Keeping his voice low, he said, “I couldn’t even bring about the start of anything. Something’s wrong.” His eyes were bloodshot, his face pale. Lowering his voice still further, he added, “I tried to see Xavier, went at it a couple different ways, with different questions, all focused. I should have seen something, but not a damn thing came up. Just a flickering green haze around a center of darkness.”

Phoebe frowned. “Do you think you’re being blocked? Maybe by the tablet?”

“Maybe, but I fear it’s something worse.”

“What’s worse?”

“Remember when we were kids? Remember Dad? What happened after he was gone, after I thought maybe it was my fault we couldn’t save him?”

“Yeah,” Phoebe said. “Your visions, they didn’t come again for years.”
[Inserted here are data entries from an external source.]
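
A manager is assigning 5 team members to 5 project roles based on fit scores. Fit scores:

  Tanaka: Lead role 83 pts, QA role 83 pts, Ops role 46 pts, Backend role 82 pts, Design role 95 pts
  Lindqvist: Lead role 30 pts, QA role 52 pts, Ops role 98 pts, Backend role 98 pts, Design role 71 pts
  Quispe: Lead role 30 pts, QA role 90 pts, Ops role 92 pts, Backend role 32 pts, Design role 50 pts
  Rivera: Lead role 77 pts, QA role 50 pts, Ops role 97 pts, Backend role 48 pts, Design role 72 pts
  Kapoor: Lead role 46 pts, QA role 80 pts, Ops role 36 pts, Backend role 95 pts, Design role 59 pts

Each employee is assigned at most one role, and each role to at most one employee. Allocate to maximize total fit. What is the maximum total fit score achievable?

Max total: 455 pts

Optimal: Tanaka→Design role (95 pts), Lindqvist→Ops role (98 pts), Quispe→QA role (90 pts), Rivera→Lead role (77 pts), Kapoor→Backend role (95 pts) — total 95+98+90+77+95 = 455 pts.
Column-greedy (each role in turn goes to its best remaining employee) gives 438 pts, worse by 17.
Next-best assignment: Tanaka→Design role, Lindqvist→Backend role, Quispe→Ops role, Rivera→Lead role, Kapoor→QA role = 442 pts.
Swapping Lindqvist↔Kapoor (Lindqvist→Backend role 98 pts, Kapoor→Ops role 36 pts) loses 59.
Checked against all permutations: 455 pts is optimal.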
Caleb sighed. “I need to try again. With a different target, something besides Xavier. Something I should be able to see. If I can’t,”—he met her stare, and she nearly cried seeing the loss, the guilt, so familiar, bubbling inside of his expression—“if I still can’t, then it’s her. It’s Lydia. I killed her, and this is my penance.”

“No, Caleb.”

Orlando cleared his throat, interrupting and bringing them back to the moment. “Ah, this is what he’s talking about.” He turned the screen so the others could all crowd around and see it. “Mausoleum. The word derives from the tomb of King Mausolus, the Persian satrap of Caria, whose large tomb, completed in 350 BCE, was one of the Seven Wonders of the Ancient World. And there’s a picture.”

Renée bent forward to stare at it. “It’s almost the same as what you’ve both drawn.”

They looked at the photo Orlando just enlarged: a huge structure set on a hill overlooking a bayside city, with it had a pyramidal step structure on top of a larger base and two more tiers surrounded by immense white columns and statues.